In a piece for Medium (link here), Sarah Griffiths interviews psychological researcher Julia Shaw (University College London) on her new book Evil: The Science Behind Humanity’s Dark Side (2019). Here’s what Dr. Shaw says about the negative implications of our tendency to follow orders:
Following orders is the default human tendency, so if there’s someone in authority, or someone who has authority over you, then you are likely to follow their orders, unless you are in danger. That’s for a host of social reasons, not the least of which is that we are generally trusting of our fellow humans and if we’ve placed them in a position of responsibility — a political office, for example — then we trust the decisions they are making are not going to break social norms or moral values.
It’s also a lot of work to stand up against authority and think for ourselves in a situation when we feel we don’t have to, so we quite readily outsource immorality as our brains are effectively a bit lazy and are constantly trying to conserve resources.
Among other things, these dynamics can lead us to take part in cruel and abusive behaviors. History is riddled with examples of this, including participation in torture and genocides.
In response, Shaw suggests three things that we can do to avoid engaging in mistreatment of others, at the behest of someone in authority:
There are three things you can do.
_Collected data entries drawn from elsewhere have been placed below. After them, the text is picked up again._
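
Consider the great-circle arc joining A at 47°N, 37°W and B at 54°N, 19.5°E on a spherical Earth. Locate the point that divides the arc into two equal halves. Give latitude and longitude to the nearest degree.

≈ 54°N, 11°W

The haversine formula gives a central angle δ ≈ 0.622 rad (35.6°) between the endpoints.
Interpolate at f = 1/2 with slerp weights a = sin((1−f)δ)/sin δ ≈ 0.525, b = sin(fδ)/sin δ ≈ 0.525.
p = a·p₁ + b·p₂ ≈ (0.577, -0.113, 0.809); φ = arcsin(p_z) ≈ 53.99°, λ = atan2(p_y, p_x) ≈ -11.03°.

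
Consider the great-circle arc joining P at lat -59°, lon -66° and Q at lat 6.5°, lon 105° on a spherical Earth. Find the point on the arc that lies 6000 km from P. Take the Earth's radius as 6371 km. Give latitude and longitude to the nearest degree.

≈ lat -66°, lon 91°

Write both endpoints as unit vectors p₁, p₂ with components (cos φ cos λ, cos φ sin λ, sin φ).
The central angle between the endpoints is δ = arccos(p₁·p₂) ≈ 2.217 rad (127.0°). The total great-circle distance is δ·R ≈ 2.217 × 6371 ≈ 14127 km, so the target fraction is f = 6000/14127 ≈ 0.425.
Interpolate at f ≈ 0.425 with slerp weights a = sin((1−f)δ)/sin δ ≈ 1.199, b = sin(fδ)/sin δ ≈ 1.013.
p = a·p₁ + b·p₂ ≈ (-0.009, 0.408, -0.913); φ = arcsin(p_z) ≈ -65.90°, λ = atan2(p_y, p_x) ≈ 91.32°.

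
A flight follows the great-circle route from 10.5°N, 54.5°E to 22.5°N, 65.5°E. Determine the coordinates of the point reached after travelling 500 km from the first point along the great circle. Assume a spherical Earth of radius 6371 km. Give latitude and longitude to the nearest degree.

≈ 14°N, 57°E

The haversine formula gives a central angle δ ≈ 0.279 rad (16.0°) between the endpoints. The total great-circle distance is δ·R ≈ 0.279 × 6371 ≈ 1775 km, so the target fraction is f = 500/1775 ≈ 0.282.
Interpolate at f ≈ 0.282 with slerp weights a = sin((1−f)δ)/sin δ ≈ 0.723, b = sin(fδ)/sin δ ≈ 0.285.
p = a·p₁ + b·p₂ ≈ (0.522, 0.818, 0.241); φ = arcsin(p_z) ≈ 13.94°, λ = atan2(p_y, p_x) ≈ 57.47°.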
The first is to learn about things and prepare yourself when times are good for when times are bad.
…The second thing you can do is “foster heroic imagination,” … (s)o you can picture yourself swimming against the tide of “evil” and going out of your way to do good things for other people — playing the hero.
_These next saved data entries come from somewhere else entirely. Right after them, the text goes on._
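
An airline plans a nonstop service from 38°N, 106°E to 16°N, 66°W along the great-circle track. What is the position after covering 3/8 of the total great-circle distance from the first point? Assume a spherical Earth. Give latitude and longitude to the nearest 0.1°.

≈ 81.3°N, 53.5°E

From cos δ = sin φ₁ sin φ₂ + cos φ₁ cos φ₂ cos Δλ, the central angle is δ ≈ 2.190 rad (125.5°).
Interpolate at f = 3/8 with slerp weights a = sin((1−f)δ)/sin δ ≈ 1.203, b = sin(fδ)/sin δ ≈ 0.899.
p = a·p₁ + b·p₂ ≈ (0.090, 0.122, 0.988); φ = arcsin(p_z) ≈ 81.28°, λ = atan2(p_y, p_x) ≈ 53.51°.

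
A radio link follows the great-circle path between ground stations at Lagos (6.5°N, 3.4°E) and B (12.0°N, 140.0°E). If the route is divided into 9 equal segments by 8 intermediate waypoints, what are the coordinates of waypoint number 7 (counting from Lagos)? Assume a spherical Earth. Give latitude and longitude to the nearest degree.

Write both endpoints as unit vectors p₁, p₂ with components (cos φ cos λ, cos φ sin λ, sin φ).
The central angle between the endpoints is δ = arccos(p₁·p₂) ≈ 2.322 rad (133.0°).
Interpolate at f = 7/9 with slerp weights a = sin((1−f)δ)/sin δ ≈ 0.675, b = sin(fδ)/sin δ ≈ 1.331.
p = a·p₁ + b·p₂ ≈ (-0.327, 0.876, 0.353); φ = arcsin(p_z) ≈ 20.68°, λ = atan2(p_y, p_x) ≈ 110.48°.

≈ (21°N, 110°E)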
…The third thing is to make sure that when you are in a situation requiring morally challenging decisions, that you deliberately fight the urge to give in and go with the flow.
Naturally I’m translating this into workplace settings: What if an employee is directed or enlisted to take part in the bullying, mobbing, or harassment of a co-worker? How should that individual respond? What are the costs and consequences of resisting versus going along?
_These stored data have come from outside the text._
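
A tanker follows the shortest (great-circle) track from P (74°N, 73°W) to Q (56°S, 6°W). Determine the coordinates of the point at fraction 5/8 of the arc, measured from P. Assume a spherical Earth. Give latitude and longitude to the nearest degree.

Write both endpoints as unit vectors p₁, p₂ with components (cos φ cos λ, cos φ sin λ, sin φ).
The central angle between the endpoints is δ = arccos(p₁·p₂) ≈ 2.399 rad (137.5°).
Interpolate at f = 5/8 with slerp weights a = sin((1−f)δ)/sin δ ≈ 1.158, b = sin(fδ)/sin δ ≈ 1.475.
p = a·p₁ + b·p₂ ≈ (0.914, -0.391, -0.110); φ = arcsin(p_z) ≈ -6.30°, λ = atan2(p_y, p_x) ≈ -23.19°.

≈ (6°S, 23°W)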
Certainly we can all grow as individuals and develop stronger moral and ethical groundings in terms of how we respond to directives to do wrongful things to others. In that sense, it seems that the three things suggested by Dr. Shaw require a lot of foundational work on ourselves, well before the precipitating events arise. Those events will test us, and decisions on how to respond will emanate from our core foundations.
That said, I am only mildly optimistic about our collective ability to respond to work abuse in the individualized manner suggested by Shaw. Typically these forms of interpersonal mistreatment are enabled or endorsed by organizational leaders. Our tendency to take our cues from the top — the very tendency centrally acknowledged by Shaw — creates shared presumptions that succeeding on the job means accepting, or at least not resisting, the accompanying values and behaviors. By contrast, someone “playing the hero” in the face of wrongful behaviors is often left to do so on their own, with all the accompanying risks.
Rather, the solutions are more systemic. We need a stronger, more inclusive labor movement to provide a countervailing voice for everyday workers. We need laws against workplace bullying. We need stronger enforcement of existing workplace protections. Ultimately, we need to embrace dignity as the primary framing value for our society, joined with a commitment that dignity should not be sacrificed for the right to earn a living and pursue a vocation.
True, advocating for these changes often requires speaking truth to power, but at least if we do so more collectively, our chances of success are much greater than going it alone.